Much like pro wrestling or your last date, war is full of complicated maneuvers, barely missed shots, and near pinfalls. The tiniest change in the course of events could result in a completely different outcome: Imagine if the Nazis had invaded England instead of Poland, or if Napoleon had unleashed a squad of Dinobot Dragoons during the defining moments of Waterloo. We'd be looking at completely different history books.
History is full of these potentially game-changing battles that almost came to be. It's impossible to know exactly what the results would have been, but it's mind-boggling to think that ...
5Stalin's Berlin Antics Almost Started World War III
The year was 1948, and the dust of the Second World War was just settling. After a brief period of kicking Nazi ass with the Allies, Josef Stalin -- Soviet dictator and perennial contender for "Worst Abuser of Mustache of Authority" award -- decided that it was time to start acting like a supervillain again.
"My mustache can no longer abide peace."
Berlin was starting out its new life as a divided city, with the Eastern half in Soviet hands and the West under Allied control. Stalin, however, wasn't about to settle for half of the cake. He blockaded Berlin from all Western military and civilian traffic, a particularly effective dick move, since West Berlin was completely surrounded by the wholly communist German Democratic Republic. Thus, Stalin was effectively giving the Western powers a giant middle finger ... and also about a month until the surrounded West Berlin would begin to starve.
Stalin never wanted to start a war with the West. However, he needed to appear strong, which, with his particular modus operandi, required constant tension with his opponents. However, the United States still remembered the previous mustachioed lunatic ranting about Berlin, and was totally ready to rumble. General Lucius D. Clay, the head of the Occupation Zone in Germany, advocated sending an armed convoy to battle their way into Berlin ... through East Germany. Effectively going to war with the Soviets, in other words.
Lucius Clay, seen here looking like a screengrab from Dr. Strangelove.

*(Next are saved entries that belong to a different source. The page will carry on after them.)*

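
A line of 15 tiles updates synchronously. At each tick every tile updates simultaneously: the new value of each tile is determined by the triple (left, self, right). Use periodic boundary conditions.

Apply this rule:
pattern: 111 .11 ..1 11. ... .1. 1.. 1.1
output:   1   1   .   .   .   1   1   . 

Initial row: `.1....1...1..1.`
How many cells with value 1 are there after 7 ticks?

.11...11..11.11
.1.1..1.1.1..1.
.1.11.1.1.11.11
.1.1..1.1.1..1.  (repeats tick 2; period 2)
tick 7: .1.11.1.1.11.11
count of 1: 9

9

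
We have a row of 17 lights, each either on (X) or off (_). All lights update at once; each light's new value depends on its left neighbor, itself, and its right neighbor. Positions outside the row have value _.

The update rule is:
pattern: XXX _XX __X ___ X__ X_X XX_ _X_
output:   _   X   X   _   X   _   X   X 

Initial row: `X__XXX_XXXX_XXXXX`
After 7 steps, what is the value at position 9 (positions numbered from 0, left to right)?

XXXX_X_X__X_X___X
X__X_X_XXXX_XX_XX
XXXX_X_X__X_XX_XX
X__X_X_XXXX_XX_XX  (repeats step 2; period 2)
step 7: XXXX_X_X__X_XX_XX
position 9 holds _

_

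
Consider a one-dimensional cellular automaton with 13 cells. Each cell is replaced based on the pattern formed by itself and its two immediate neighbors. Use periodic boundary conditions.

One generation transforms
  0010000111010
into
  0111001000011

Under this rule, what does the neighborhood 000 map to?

0

At position 0 the neighborhood is 000; the next row has 0 there.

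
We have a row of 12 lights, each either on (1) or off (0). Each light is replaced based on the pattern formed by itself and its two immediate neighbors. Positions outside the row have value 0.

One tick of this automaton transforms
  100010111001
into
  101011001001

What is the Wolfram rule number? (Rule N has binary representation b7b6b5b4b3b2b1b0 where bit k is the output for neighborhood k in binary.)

position 7: 111 → 0  (bit 7 = 0)
position 8: 110 → 1  (bit 6 = 1)
position 5: 101 → 1  (bit 5 = 1)
position 1: 100 → 0  (bit 4 = 0)
position 6: 011 → 0  (bit 3 = 0)
position 0: 010 → 1  (bit 2 = 1)
position 3: 001 → 0  (bit 1 = 0)
position 2: 000 → 1  (bit 0 = 1)
bits b7..b0 = 01100101 = 101

101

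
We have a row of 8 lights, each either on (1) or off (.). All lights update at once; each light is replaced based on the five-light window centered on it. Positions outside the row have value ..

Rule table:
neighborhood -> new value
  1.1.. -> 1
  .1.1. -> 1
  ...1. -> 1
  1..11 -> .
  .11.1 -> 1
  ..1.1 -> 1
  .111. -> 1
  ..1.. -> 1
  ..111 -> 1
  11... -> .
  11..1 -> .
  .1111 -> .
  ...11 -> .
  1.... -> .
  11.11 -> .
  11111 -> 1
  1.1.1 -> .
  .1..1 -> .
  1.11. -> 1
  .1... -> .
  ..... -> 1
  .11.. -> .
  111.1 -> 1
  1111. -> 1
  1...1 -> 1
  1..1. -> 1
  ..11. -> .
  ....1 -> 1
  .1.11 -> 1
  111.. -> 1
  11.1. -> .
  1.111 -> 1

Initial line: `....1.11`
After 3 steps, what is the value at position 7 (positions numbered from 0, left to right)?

1111111.
1.11111.
111.111.
position 7 holds .

.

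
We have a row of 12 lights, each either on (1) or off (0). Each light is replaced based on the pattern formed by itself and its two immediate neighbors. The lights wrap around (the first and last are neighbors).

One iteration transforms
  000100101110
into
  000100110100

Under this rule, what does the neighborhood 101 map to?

At position 7 the neighborhood is 101; the next row has 1 there.

1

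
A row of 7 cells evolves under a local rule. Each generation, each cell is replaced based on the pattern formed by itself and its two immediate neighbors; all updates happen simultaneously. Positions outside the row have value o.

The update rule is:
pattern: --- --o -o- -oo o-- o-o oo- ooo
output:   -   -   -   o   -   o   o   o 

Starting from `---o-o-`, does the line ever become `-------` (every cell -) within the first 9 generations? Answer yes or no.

----o-o
-----oo
-----oo  (fixed point — unchanged through generation 9)
generation 9 is -----oo, still not uniform -

no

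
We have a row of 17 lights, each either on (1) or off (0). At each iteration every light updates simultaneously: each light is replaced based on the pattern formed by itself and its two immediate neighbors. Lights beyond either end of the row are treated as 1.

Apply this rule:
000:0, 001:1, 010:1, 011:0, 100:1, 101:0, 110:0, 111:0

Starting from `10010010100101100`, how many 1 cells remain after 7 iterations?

12

01111110111100011
00000000000010100
10000000000110111
01000000001000000
01100000011100001
00010000100010010
10111001110111110
count of 1: 12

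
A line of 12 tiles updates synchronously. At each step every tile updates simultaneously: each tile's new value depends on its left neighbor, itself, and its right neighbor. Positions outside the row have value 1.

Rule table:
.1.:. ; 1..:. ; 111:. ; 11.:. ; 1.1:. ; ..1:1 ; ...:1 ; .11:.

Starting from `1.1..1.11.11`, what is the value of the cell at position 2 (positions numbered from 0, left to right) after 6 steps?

1

....1.......
.111..111111
.....1......
.1111..11111
......1.....
.11111..1111
position 2 holds 1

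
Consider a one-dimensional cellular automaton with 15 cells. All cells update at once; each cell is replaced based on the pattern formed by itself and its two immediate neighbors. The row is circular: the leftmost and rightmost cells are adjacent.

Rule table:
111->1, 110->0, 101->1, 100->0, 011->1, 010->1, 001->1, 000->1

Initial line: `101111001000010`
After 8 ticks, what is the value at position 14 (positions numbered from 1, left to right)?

111110011011111
111100110111111
111001101111111
110011011111111
100110111111111
001101111111111
011011111111110
110111111111100
position 14 holds 0

0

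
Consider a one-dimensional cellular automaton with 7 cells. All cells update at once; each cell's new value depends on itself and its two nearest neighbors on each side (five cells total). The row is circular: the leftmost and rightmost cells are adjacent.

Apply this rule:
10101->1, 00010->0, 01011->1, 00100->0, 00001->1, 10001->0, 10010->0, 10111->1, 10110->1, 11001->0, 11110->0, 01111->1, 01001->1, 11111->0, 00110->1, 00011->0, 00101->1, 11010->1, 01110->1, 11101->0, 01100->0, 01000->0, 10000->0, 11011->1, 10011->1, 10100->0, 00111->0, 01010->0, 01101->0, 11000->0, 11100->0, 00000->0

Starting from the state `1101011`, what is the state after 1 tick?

0011111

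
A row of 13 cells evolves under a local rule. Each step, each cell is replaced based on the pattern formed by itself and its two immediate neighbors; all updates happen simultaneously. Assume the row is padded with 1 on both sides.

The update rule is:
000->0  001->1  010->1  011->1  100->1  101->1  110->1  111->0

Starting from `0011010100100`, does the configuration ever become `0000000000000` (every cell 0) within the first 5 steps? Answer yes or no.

yes

step 1: 1111111111111
step 2: 0000000000000
all cells are 0 at step 2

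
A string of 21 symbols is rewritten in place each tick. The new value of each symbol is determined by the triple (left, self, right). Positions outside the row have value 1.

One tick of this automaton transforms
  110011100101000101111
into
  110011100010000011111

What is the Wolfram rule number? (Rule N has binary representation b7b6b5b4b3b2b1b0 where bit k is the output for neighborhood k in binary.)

232

position 0: 111 → 1  (bit 7 = 1)
position 1: 110 → 1  (bit 6 = 1)
position 10: 101 → 1  (bit 5 = 1)
position 2: 100 → 0  (bit 4 = 0)
position 4: 011 → 1  (bit 3 = 1)
position 9: 010 → 0  (bit 2 = 0)
position 3: 001 → 0  (bit 1 = 0)
position 13: 000 → 0  (bit 0 = 0)
bits b7..b0 = 11101000 = 232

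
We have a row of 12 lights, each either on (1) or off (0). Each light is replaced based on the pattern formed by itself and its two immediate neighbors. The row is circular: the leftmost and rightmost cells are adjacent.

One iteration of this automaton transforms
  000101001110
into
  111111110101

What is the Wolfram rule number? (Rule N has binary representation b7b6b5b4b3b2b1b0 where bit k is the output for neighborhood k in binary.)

183

position 9: 111 → 1  (bit 7 = 1)
position 10: 110 → 0  (bit 6 = 0)
position 4: 101 → 1  (bit 5 = 1)
position 6: 100 → 1  (bit 4 = 1)
position 8: 011 → 0  (bit 3 = 0)
position 3: 010 → 1  (bit 2 = 1)
position 2: 001 → 1  (bit 1 = 1)
position 0: 000 → 1  (bit 0 = 1)
bits b7..b0 = 10110111 = 183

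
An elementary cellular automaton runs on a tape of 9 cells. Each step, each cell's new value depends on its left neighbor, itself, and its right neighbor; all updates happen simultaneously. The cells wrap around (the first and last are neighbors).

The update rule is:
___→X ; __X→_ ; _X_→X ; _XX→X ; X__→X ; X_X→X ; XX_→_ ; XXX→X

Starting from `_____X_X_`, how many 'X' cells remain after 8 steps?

XXXX_XXXX
XXX_XXXXX
XX_XXXXXX
X_XXXXXXX
_XXXXXXXX
XXXXXXXX_
XXXXXXX_X
XXXXXX_XX
count of X: 8

8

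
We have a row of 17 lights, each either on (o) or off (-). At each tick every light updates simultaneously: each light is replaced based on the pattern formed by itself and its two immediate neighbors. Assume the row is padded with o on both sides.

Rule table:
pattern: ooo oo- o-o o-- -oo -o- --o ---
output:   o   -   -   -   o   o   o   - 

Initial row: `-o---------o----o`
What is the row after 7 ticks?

-o--oo---oooooooo

tick 1: -o--------oo---oo
tick 2: -o-------oo---ooo
tick 3: -o------oo---oooo
tick 4: -o-----oo---ooooo
tick 5: -o----oo---oooooo
tick 6: -o---oo---ooooooo
tick 7: -o--oo---oooooooo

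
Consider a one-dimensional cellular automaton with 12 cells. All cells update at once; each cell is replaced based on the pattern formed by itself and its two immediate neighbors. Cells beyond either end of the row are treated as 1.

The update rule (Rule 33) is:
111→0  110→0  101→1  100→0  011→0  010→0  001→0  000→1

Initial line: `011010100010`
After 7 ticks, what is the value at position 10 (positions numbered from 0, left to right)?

100101001001
000010000000
011000111110
100010000001
001000111100
000010000000  (repeats tick 2; period 4)
tick 7: 011000111110
position 10 holds 1

1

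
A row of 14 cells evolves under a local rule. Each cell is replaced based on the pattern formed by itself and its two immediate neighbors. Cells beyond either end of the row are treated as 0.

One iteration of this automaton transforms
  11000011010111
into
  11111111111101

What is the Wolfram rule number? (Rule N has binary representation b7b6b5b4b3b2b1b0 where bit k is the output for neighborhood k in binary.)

127

position 12: 111 → 0  (bit 7 = 0)
position 1: 110 → 1  (bit 6 = 1)
position 8: 101 → 1  (bit 5 = 1)
position 2: 100 → 1  (bit 4 = 1)
position 0: 011 → 1  (bit 3 = 1)
position 9: 010 → 1  (bit 2 = 1)
position 5: 001 → 1  (bit 1 = 1)
position 3: 000 → 1  (bit 0 = 1)
bits b7..b0 = 01111111 = 127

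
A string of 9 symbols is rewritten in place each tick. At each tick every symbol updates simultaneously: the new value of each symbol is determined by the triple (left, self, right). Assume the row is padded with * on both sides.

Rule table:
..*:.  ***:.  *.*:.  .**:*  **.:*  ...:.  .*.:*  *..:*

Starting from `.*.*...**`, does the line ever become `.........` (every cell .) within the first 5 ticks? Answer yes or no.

no

tick 1: .*.**..*.
tick 2: .*.***.*.
tick 3: .*.*.*.*.
tick 4: .*.*.*.*.  (fixed point — unchanged through tick 5)
tick 5 is .*.*.*.*., still not uniform .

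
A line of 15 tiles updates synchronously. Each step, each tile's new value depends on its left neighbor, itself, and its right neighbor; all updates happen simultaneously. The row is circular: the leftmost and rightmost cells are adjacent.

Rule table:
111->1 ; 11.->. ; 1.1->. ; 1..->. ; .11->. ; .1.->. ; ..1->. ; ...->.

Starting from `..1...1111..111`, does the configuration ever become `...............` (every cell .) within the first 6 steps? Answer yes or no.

step 1: .......11....1.
step 2: ...............
all cells are . at step 2

yes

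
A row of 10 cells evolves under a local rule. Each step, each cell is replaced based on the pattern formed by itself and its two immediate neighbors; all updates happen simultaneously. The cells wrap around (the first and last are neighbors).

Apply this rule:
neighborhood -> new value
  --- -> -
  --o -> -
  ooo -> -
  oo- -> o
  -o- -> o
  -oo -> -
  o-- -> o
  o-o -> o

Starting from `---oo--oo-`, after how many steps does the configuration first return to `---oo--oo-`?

step 1: ----oo--oo
step 2: o----oo--o
step 3: oo----oo--
step 4: -oo----oo-
step 5: --oo----oo
step 6: o--oo----o
step 7: oo--oo----
step 8: -oo--oo---
step 9: --oo--oo--
step 10: ---oo--oo-

10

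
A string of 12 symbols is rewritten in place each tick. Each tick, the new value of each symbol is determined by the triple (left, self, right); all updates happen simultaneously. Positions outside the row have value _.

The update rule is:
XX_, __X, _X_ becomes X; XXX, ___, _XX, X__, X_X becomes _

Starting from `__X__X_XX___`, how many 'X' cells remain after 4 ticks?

_XX_XX__X___
X_X__X_XX___
X_X_XX__X___
X_X__X_XX___
count of X: 5

5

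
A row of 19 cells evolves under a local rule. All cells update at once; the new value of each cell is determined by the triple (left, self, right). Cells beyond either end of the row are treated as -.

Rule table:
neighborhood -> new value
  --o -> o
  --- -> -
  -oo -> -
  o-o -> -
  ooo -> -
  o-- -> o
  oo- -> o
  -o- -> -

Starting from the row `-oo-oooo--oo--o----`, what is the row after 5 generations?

generation 1: o-o----ooo-ooo-o---
generation 2: ---o--o--o---o--o--
generation 3: --o-oo-oo-o-o-oo-o-
generation 4: -o---o--o------o--o
generation 5: o-o-o-oo-o----o-oo-

o-o-o-oo-o----o-oo-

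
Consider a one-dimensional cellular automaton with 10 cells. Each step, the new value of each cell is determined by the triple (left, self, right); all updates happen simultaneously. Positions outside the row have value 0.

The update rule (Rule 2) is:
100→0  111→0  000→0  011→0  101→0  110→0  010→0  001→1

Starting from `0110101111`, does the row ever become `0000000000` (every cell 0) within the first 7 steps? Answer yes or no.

1000000000
0000000000
all cells are 0 at step 2

yes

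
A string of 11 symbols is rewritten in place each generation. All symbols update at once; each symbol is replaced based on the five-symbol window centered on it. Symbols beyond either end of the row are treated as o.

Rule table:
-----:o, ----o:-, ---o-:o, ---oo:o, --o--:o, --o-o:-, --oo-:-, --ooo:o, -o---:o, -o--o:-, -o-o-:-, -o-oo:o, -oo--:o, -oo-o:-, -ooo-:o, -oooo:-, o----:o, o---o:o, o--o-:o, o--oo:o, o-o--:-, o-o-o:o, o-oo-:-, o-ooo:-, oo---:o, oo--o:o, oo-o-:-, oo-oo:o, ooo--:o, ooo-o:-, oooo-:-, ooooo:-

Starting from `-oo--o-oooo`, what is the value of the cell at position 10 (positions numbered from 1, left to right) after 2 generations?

-

o-ooo-o----
-o-o---oo-o
position 10 holds -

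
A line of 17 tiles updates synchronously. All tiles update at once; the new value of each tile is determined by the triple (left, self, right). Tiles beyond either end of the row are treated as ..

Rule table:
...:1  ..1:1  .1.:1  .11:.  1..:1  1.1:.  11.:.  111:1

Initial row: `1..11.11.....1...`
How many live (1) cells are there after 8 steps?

111.....111111111
.1.11111.1111111.
11..111...11111.1
..11.1.111.111..1
11...1..1...1.111
..11111111111..1.
11.111111111.1111
....1111111...11.
count of 1: 9

9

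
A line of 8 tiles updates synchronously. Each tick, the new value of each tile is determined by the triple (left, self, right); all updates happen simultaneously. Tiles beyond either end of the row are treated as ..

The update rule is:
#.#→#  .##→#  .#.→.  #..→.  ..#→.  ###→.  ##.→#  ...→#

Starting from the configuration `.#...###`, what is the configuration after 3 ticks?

tick 1: ...#.#.#
tick 2: ##..#.#.
tick 3: ##...#..

##...#..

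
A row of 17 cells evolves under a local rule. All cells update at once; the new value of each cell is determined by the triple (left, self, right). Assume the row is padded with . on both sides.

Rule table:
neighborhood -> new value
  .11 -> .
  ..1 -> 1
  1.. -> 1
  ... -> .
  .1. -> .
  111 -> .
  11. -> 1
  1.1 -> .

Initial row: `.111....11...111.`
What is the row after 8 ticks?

1..11..1.11.1..11
.11.111...1..11.1
1.1...11.1.11.1..
...1.1.1....1..1.
..1.....1..1.11.1
.1.1...1.11...1..
1...1.1...11.1.1.
.1.1...1.1.1....1

.1.1...1.1.1....1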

Although the suggestion was risky (World War II had shown that the Soviet troops weren't exactly pushovers), the Joint Chiefs of Staff took it very seriously. To counter any resistance, Clay asked Air Force general Curtis LeMay for some air cover. LeMay's war boner was as instant and impressive as Clay's: He recommended that they just up and launch a pre-emptive strike against all Soviet airfields in Germany.
What Stopped It:
Fortunately, rather than start World War III, the Allied forces decided to give peace a chance. They started a 15-month airlift operation, carrying supplies for West Berliners until Stalin got bored and backed off. This, of course, would be the event the world would remember as the Berlin Airlift.
Because "The Berlin Plane Orgy" just sounded gross.
If the War Had Happened:
World War III: Nuclear Boogaloo.
Imagine the collective brick the Allied leaders shat when Stalin pulled his stunt. They were fresh off a fight with a mass-murdering dictator, and were now suddenly facing another who had just kicked the first one's ass. They were not in a chance-taking mood.
We'd kinda had our fill of goose-stepping murderbots by that point.
So if Clay had sent in his convoy and it had been fired upon, not only would LeMay have rained hell upon the Soviets -- President Truman would have gone Hiroshima on Stalin's ass. Even throughout the airlift operation, Truman's finger remained on the big red button: If the Soviets had shot down a single airplane, the U.S. response would probably have been atomic. The Cold War would have ended in 1948, with a series of giant bangs. Harry S. Truman would have gone down in history with a hell of a reputation, and the USSR would have been bombarded into a continent-spanning live re-enactment of Fallout.